Saturday, April 23, 2011

GanGan's Easter Lesson

I have always loved Easter.  I love it, of course, for all that it truly stands for.  Christ dying for us so that, as Caroline, one of the 4-year-old triplets, told me the other night "we can live for a long long time."  That has and is and always will be the core, the heart, of the hope that we have here on Earth.

I love everything else that comes with Easter, too.  I love the flowers (but not the pollen), the music, the precious dresses and suits that children wear to church that day.  Easter, admittedly, is my favorite meal of the entire year.  What's not to love?

And I am a girl who will always always love dying Easter eggs.  I do this every year at least once, usually more.  The eggs in the photo are from last week with Spencer and Sam.  I don't know that I've missed dying eggs with them since the year I started keeping Spencer when he was just 2.  Those two boys can't sit still for anything for longer than 5 seconds, but without fail they will sit at the kitchen table for endless amounts of time doing this every year.  Love love love.


Easter always makes me think of both of my grandmothers.  Granny (my dad's mom) LOVED Easter.  I have vivid memories of a very very tacky yellow "fluffy" Easter dress that I just HAD to have when I was little, and she obliged with that and some little white gloves and I thought I was big time that year.  She also loved to make a 'bunny cake' for us to have at Easter lunch.  Nanny (mom's mom) would always get up early (we always went and stayed with them for Easter once we moved) to head to the church to assemble the floral cross that was always taken down the aisle to the altar each year.  We would get up and get dressed and head to church with our armloads of flowers to add to it and help her, in one of her spring St. John suits, as she worked to make it perfect. 

But, one of my favorite things about Easter was just discovered a few years ago.  After Nanny moved out of her house, it was time to clean it out.  WHAT a chore.  There were several times that I would ride to Lenoir with Mom to pitch in as she, Lana and Tamra would work to figure out what to do with everything in that house.  One day I found myself up in a storage space upstairs that we all simply referred to as "the room" growing up.  You could find anything in there - old coffee tables, discarded luggage, broken golf clubs...just STUFF.  Lots and lots of stuff

It was the room no one wanted to tackle, but I started digging around one day and happened upon some treasures.  I found a stack of GanGan's old Sunday school lesson notes, scrawled out on ledger paper (once an accountant, always an accountant) and folded up multiple times, shoved down in a box.


I sat in the floor reading for a while and then pulled out a few pages that comprised part of an Easter lesson that he had done.  Those notes have lived in my Bible ever since, and I have emailed the text to my family each year at some point during Easter weekend. 
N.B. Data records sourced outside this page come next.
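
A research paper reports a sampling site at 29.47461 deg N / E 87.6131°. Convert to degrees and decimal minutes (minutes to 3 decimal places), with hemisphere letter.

29° 28.477′ N, 87° 36.786′ E

φ: minutes = (29.474610 − 29) × 60 = 28.47660
Longitude: 87° + 0.613100 × 60 = 87° 36.78600′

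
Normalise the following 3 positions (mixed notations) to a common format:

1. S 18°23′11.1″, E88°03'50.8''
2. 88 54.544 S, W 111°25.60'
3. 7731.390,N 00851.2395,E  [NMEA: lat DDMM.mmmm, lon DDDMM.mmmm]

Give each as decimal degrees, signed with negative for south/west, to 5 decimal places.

1. -18.38642, 88.06411
2. -88.90907, -111.42667
3. 77.52317, 8.85399

Point 1:
  Lat: 23′ + 11.1″ = 23.18500′; 18 + 23.18500/60 = 18.386417
  S ⇒ negate
  λ: 88 + 3/60 + 50.8/3600 = 88.064111
  E ⇒ keep positive
Point 2:
  Latitude: 54.544′ = 0.909067°; total 88.909067
  hemisphere S, so the sign is −
  Lon: 111 + 25.6/60 = 111.426667
  W ⇒ negate
Point 3:
  φ: degrees = first 2 digits = 77, minutes = 31.39; 77 + 31.39/60 = 77.523167
  N → positive
  Lon: split at 3 digits → 008° and 51.2395′; 8 + 51.2395/60 = 8.853992
  E ⇒ keep positive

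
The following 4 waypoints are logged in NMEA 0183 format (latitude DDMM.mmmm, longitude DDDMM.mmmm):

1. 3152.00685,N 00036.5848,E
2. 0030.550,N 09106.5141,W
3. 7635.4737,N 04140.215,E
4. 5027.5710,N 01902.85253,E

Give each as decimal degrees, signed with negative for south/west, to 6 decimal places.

Point 1:
  Latitude: split at 2 digits → 31° and 52.00685′; 31 + 52.00685/60 = 31.8667808
  N ⇒ keep positive
  Longitude: degrees = first 3 digits = 0, minutes = 36.5848; 0 + 36.5848/60 = 0.6097467
  E ⇒ keep positive
Point 2:
  φ: degrees = first 2 digits = 0, minutes = 30.55; 0 + 30.55/60 = 0.5091667
  N ⇒ keep positive
  Longitude: split at 3 digits → 091° and 6.5141′; 91 + 6.5141/60 = 91.1085683
  hemisphere W, so the sign is −
Point 3:
  Lat: degrees = first 2 digits = 76, minutes = 35.4737; 76 + 35.4737/60 = 76.5912283
  N → positive
  Longitude: degrees = first 3 digits = 41, minutes = 40.215; 41 + 40.215/60 = 41.6702500
  E ⇒ keep positive
Point 4:
  Latitude: split at 2 digits → 50° and 27.571′; 50 + 27.571/60 = 50.4595167
  N ⇒ keep positive
  λ: split at 3 digits → 019° and 2.85253′; 19 + 2.85253/60 = 19.0475422
  E → positive

1. 31.866781, 0.609747
2. 0.509167, -91.108568
3. 76.591228, 41.670250
4. 50.459517, 19.047542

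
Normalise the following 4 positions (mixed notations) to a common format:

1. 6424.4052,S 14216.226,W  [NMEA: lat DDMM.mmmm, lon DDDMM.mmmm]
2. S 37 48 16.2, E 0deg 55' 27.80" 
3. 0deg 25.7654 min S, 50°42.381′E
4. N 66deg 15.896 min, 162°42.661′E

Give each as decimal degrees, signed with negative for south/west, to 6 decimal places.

1. -64.406753, -142.270433
2. -37.804500, 0.924389
3. -0.429423, 50.706350
4. 66.264933, 162.711017

Point 1:
  Latitude: degrees = first 2 digits = 64, minutes = 24.4052; 64 + 24.4052/60 = 64.4067533
  S → negative
  λ: split at 3 digits → 142° and 16.226′; 142 + 16.226/60 = 142.2704333
  hemisphere W, so the sign is −
Point 2:
  Latitude: 37 + 48/60 + 16.2/3600 = 37.8045000
  S → negative
  λ: 0 + 55/60 + 27.8/3600 = 0.9243889
  E → positive
Point 3:
  φ: 0 + 25.7654/60 = 0.4294233
  S → negative
  Longitude: 42.381′ = 0.706350°; total 50.7063500
  E ⇒ keep positive
Point 4:
  Latitude: 66 + 15.896/60 = 66.2649333
  N → positive
  Longitude: 162 + 42.661/60 = 162.7110167
  E ⇒ keep positive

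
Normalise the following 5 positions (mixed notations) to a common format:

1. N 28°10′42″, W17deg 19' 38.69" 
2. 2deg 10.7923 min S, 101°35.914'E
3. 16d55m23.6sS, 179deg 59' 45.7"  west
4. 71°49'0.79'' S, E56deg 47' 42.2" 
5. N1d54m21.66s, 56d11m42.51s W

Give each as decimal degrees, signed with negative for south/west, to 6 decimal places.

Point 1:
  Latitude: 28 + 10/60 + 42/3600 = 28.1783333
  N ⇒ keep positive
  Longitude: 19′ + 38.69″ = 19.64483′; 17 + 19.64483/60 = 17.3274139
  W ⇒ negate
Point 2:
  φ: 2 + 10.7923/60 = 2.1798717
  hemisphere S, so the sign is −
  Lon: 101 + 35.914/60 = 101.5985667
  E → positive
Point 3:
  Lat: 16° + 55/60 + 23.6/3600 = 16 + 0.916667 + 0.006556 = 16.9232222
  S → negative
  Lon: 179° + 59/60 + 45.7/3600 = 179 + 0.983333 + 0.012694 = 179.9960278
  hemisphere W, so the sign is −
Point 4:
  Lat: 71 + 49/60 + 0.79/3600 = 71.8168861
  S → negative
  Lon: 56 + 47/60 + 42.2/3600 = 56.7950556
  E → positive
Point 5:
  Lat: 54′ + 21.66″ = 54.36100′; 1 + 54.36100/60 = 1.9060167
  N → positive
  λ: 56° + 11/60 + 42.51/3600 = 56 + 0.183333 + 0.011808 = 56.1951417
  hemisphere W, so the sign is −

1. 28.178333, -17.327414
2. -2.179872, 101.598567
3. -16.923222, -179.996028
4. -71.816886, 56.795056
5. 1.906017, -56.195142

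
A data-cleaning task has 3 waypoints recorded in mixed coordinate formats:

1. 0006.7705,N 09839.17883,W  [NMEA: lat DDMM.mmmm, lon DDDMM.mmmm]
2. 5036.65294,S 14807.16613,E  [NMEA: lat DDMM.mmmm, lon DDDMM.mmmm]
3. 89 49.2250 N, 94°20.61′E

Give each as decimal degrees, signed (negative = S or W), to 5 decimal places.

1. 0.11284, -98.65298
2. -50.61088, 148.11944
3. 89.82042, 94.34350

Point 1:
  φ: split at 2 digits → 00° and 6.7705′; 0 + 6.7705/60 = 0.112842
  N ⇒ keep positive
  λ: degrees = first 3 digits = 98, minutes = 39.17883; 98 + 39.17883/60 = 98.652981
  W ⇒ negate
Point 2:
  φ: split at 2 digits → 50° and 36.65294′; 50 + 36.65294/60 = 50.610882
  hemisphere S, so the sign is −
  Longitude: split at 3 digits → 148° and 7.16613′; 148 + 7.16613/60 = 148.119436
  E ⇒ keep positive
Point 3:
  Latitude: 89 + 49.225/60 = 89.820417
  N → positive
  Longitude: 20.61′ = 0.343500°; total 94.343500
  E → positive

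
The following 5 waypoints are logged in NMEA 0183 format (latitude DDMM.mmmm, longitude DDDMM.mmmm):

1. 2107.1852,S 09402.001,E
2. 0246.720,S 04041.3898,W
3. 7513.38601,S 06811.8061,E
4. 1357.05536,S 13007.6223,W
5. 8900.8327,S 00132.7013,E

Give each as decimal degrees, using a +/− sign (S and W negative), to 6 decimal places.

1. -21.119753, 94.033350
2. -2.778667, -40.689830
3. -75.223100, 68.196768
4. -13.950923, -130.127038
5. -89.013878, 1.545022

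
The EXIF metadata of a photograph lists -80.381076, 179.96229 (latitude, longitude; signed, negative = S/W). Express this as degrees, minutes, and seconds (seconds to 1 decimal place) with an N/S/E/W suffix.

Latitude is negative → S; |value| = 80.381076
Lat: 0.381076° → 22.86456′; 0.86456 × 60 = 51.874″
Longitude: 0.962290° → 57.73740′; 0.73740 × 60 = 44.244″

80°22′51.9″ S, 179°57′44.2″ E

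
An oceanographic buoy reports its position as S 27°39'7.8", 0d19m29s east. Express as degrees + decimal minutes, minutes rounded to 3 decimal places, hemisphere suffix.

Latitude: seconds/60 = 0.13000; minutes = 39 + 0.13000 = 39.13000
λ: 19 + 29/60 = 19.48333′

27° 39.130′ S, 0° 19.483′ E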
In the midst of the candy and the eggs and the food and the dresses this weekend, please don't lose sight of what it is all REALLY about.

Happy Easter.

"The story has come down to us through the centuries beautifying human life with the halo of immortality; making our hearts to thrill with the thought that we are immortal; that we have begun an existence that shall never end; that nothing can harm us; that death is merely an incident in passing from one phase of existence to another; that whether here or there we are His, doing the thing He has for us to do; that millions of ages after the sun has grown cold we ourselves shall still be young in the eternities of God.


The one most exhilarating thing in the whole range of human experience is the thought that we are immortal, that we cannot die, that whatever may happen to the body, we ourselves shall live on and on and on and on. And we have this feeling made sure in our hearts because Jesus rose from the dead.


This story of Jesus is true – life is beautiful, life is glorious, looking down a vista that shall never end.
Easter is our salvation. At the heart of it is the conviction that life is not measured by a cradle and a grave. Life is sustained by the dynamic of an endless life. For those who are willing to take it the endless life sustains the glow and glory of our richest experiences.


To believe life is endless is to find a new significance in this day, to enter with other persons into the sense of endless fellowship, to get into proper perspective the irritating disproportions of the moment, to know the chance of love that never fails, and to find the source of an eternal energy that makes possible the best in oneself and an eager desire for the best in and for others."

1 comment:

Mom of Boys said...

Priceless treasures from inspirations of your past. Wow. Happy Easter to you. May it always be special.